A few years ago, I obsessed about a flat pigmented spot on my lower side/back, which I had a dermatologist remove. I worried because it was bigger than a "standard" birthmark. However, it was not assymetrical, jagged-bordered or bi-colored (three of the melanoma warning signs). Also, it never got irritated and to my knowledge never changed. It turned out to be just what it looked like -- a large, harmless birthmark. I think the technical term is melanocytic nevus, but I'm not sure what the Dr. said.

Also a few years ago, I obsessed about something that appeared to be a deep cyst, located very inconveniently at my waistline. It very slowly grew, which I didn't like. I was also worried because it was not ON the skin, but within/beneath the skin (i.e. you couldn't see anything but skin rising due to something underneath). My dermatologist said it was a superficial subcutaneous lipoma, a totally benign, and actually rather common, tumor composed of fatty tissue. (My chiropractor thought the same thing. And he used to be a veterinarian, so he certainly knows his medical stuff! *chuckle*) However, despite these reassurances, I wanted it OUT!! I didn't like that it was growing. Plus I knew it would eventually get irritated by the elastic of my panties or the tight waistline of certain pairs of blue jeans.

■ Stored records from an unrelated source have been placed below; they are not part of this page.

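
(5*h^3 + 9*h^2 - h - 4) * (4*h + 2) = 20*h^4 + 46*h^3 + 14*h^2 - 18*h - 8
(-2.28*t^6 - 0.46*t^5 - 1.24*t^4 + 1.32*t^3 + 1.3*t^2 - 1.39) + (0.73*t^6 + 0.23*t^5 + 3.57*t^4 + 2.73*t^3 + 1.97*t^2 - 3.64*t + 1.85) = -1.55*t^6 - 0.23*t^5 + 2.33*t^4 + 4.05*t^3 + 3.27*t^2 - 3.64*t + 0.46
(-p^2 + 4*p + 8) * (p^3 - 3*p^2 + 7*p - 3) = -p^5 + 7*p^4 - 11*p^3 + 7*p^2 + 44*p - 24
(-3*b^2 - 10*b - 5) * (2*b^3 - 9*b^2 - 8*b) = -6*b^5 + 7*b^4 + 104*b^3 + 125*b^2 + 40*b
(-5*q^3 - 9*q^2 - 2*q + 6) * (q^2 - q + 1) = -5*q^5 - 4*q^4 + 2*q^3 - q^2 - 8*q + 6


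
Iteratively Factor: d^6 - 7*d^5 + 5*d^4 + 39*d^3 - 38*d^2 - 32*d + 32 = (d - 4)*(d^5 - 3*d^4 - 7*d^3 + 11*d^2 + 6*d - 8) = (d - 4)*(d + 2)*(d^4 - 5*d^3 + 3*d^2 + 5*d - 4) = (d - 4)*(d + 1)*(d + 2)*(d^3 - 6*d^2 + 9*d - 4) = (d - 4)*(d - 1)*(d + 1)*(d + 2)*(d^2 - 5*d + 4) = (d - 4)^2*(d - 1)*(d + 1)*(d + 2)*(d - 1)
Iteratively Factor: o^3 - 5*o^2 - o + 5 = (o - 5)*(o^2 - 1) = (o - 5)*(o - 1)*(o + 1)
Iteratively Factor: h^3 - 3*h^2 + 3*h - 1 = (h - 1)*(h^2 - 2*h + 1) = (h - 1)^2*(h - 1)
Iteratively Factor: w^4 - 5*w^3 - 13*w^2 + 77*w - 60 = (w - 1)*(w^3 - 4*w^2 - 17*w + 60) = (w - 5)*(w - 1)*(w^2 + w - 12) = (w - 5)*(w - 3)*(w - 1)*(w + 4)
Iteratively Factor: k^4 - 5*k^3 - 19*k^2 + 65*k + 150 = (k + 3)*(k^3 - 8*k^2 + 5*k + 50) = (k - 5)*(k + 3)*(k^2 - 3*k - 10) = (k - 5)*(k + 2)*(k + 3)*(k - 5)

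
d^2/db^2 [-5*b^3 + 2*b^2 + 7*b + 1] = 4 - 30*b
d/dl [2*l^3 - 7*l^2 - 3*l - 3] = 6*l^2 - 14*l - 3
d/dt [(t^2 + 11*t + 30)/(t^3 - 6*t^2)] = (-t^3 - 22*t^2 - 24*t + 360)/(t^3*(t^2 - 12*t + 36))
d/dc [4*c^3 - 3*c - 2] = 12*c^2 - 3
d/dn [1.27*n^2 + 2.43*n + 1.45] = 2.54*n + 2.43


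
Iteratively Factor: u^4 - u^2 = (u + 1)*(u^3 - u^2) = (u - 1)*(u + 1)*(u^2) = u*(u - 1)*(u + 1)*(u)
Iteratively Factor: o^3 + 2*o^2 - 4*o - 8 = (o - 2)*(o^2 + 4*o + 4) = (o - 2)*(o + 2)*(o + 2)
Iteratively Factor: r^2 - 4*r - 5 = (r - 5)*(r + 1)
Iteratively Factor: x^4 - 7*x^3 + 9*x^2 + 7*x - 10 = (x + 1)*(x^3 - 8*x^2 + 17*x - 10) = (x - 2)*(x + 1)*(x^2 - 6*x + 5) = (x - 2)*(x - 1)*(x + 1)*(x - 5)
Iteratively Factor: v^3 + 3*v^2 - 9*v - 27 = (v + 3)*(v^2 - 9) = (v + 3)^2*(v - 3)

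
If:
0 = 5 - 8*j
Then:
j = 5/8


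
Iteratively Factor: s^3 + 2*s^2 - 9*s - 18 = (s + 2)*(s^2 - 9) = (s - 3)*(s + 2)*(s + 3)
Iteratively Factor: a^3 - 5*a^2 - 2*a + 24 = (a - 3)*(a^2 - 2*a - 8) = (a - 4)*(a - 3)*(a + 2)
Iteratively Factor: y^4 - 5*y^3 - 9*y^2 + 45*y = (y)*(y^3 - 5*y^2 - 9*y + 45) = y*(y - 3)*(y^2 - 2*y - 15) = y*(y - 3)*(y + 3)*(y - 5)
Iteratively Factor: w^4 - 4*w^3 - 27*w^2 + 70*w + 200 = (w - 5)*(w^3 + w^2 - 22*w - 40) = (w - 5)*(w + 4)*(w^2 - 3*w - 10) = (w - 5)*(w + 2)*(w + 4)*(w - 5)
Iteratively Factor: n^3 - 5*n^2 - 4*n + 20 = (n - 2)*(n^2 - 3*n - 10) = (n - 5)*(n - 2)*(n + 2)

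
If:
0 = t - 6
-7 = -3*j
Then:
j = 7/3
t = 6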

So, it was removed, and it turned out not to be a lipoma after all! Rather, it was a keratin cyst, even though it was not the common type of keratin cyst that forms in/around a hair follicle. I still think it looked and felt more like a lipoma, but I trust the pathology lab. Besides, neither lipomas NOR keratin cysts become cancerous, so either way, I was safe! :)

Now the current thing. It was another case of something being "bigger than a standard birthmark" -- to quote myself from the first paragraph. I've had it my whole life, and I don't recall it ever changing. However, it's in one of the places on one's body "where the sun don't shine", if you know what I mean! heh And for some reason I got a thought stuck in my head that sometimes melanoma (the worst type of skin cancer) does a very ironic thing -- it strikes in places that DON'T get a lot of sun exposure. :( I guess I also thought about it because my good friend beckerbuns lost her dad to melanoma a few years ago.

Anyhoo, I had the thing biopsied on Feb. 2. The doctor said he'd call me in a few weeks to assure me it was benign, to tell me what exactly it was, and to see how I'm healing. But I asked him: "what if it's... melanoma?" To which he replied: "Bad news travels fast." What he meant was that if the pathology lab found it to be melanoma, he would call me right away!! Well, from Feb. 2 up until today, I kept hearing him say "bad news travels fast" and I kept hearing my own mind add: "no news is good news!" But I couldn't help but WORRY!! I felt pretty good, thinking about those phrases, and also thinking about how he was VERY confident, during the biopsy, that it was NOT melanoma. But I still felt like I had a damn Sword of Damocles hanging over my head! (Even in my anxiety, I'm still a walking collective of obscure facts! heehee)

Anyhoo, I see all my anxiety was for nothing! :) :D When the Dr. called me on my cellphone today, I was at work (at NurseWeek magazine, how appropriate) so I went outside to take the call. Because of that, I had nothing to write with, or write on, so I forgot all the technical jargon he read to me, courtesy of the pathology lab. *chuckle* But in layman's terms, it was a lentiginous nevus, which some folks consider a relative of the melanocytic nevus. If you click this link, you can see a very interesting (but short!) slide show about these lentiginous nevi.

Well, I'd better stop rambling before this turns into a lecture for the dermatological society! *grin* But SERIOUSLY for a moment -- if nothing else -- I hope reading this has reminded EVERYONE to check their bodies every so often, to see if any new birthmarks, moles, lesions or whatever have popped up, or to see if a current one has undergone any type of suspicious change. "The life you save may be your own!"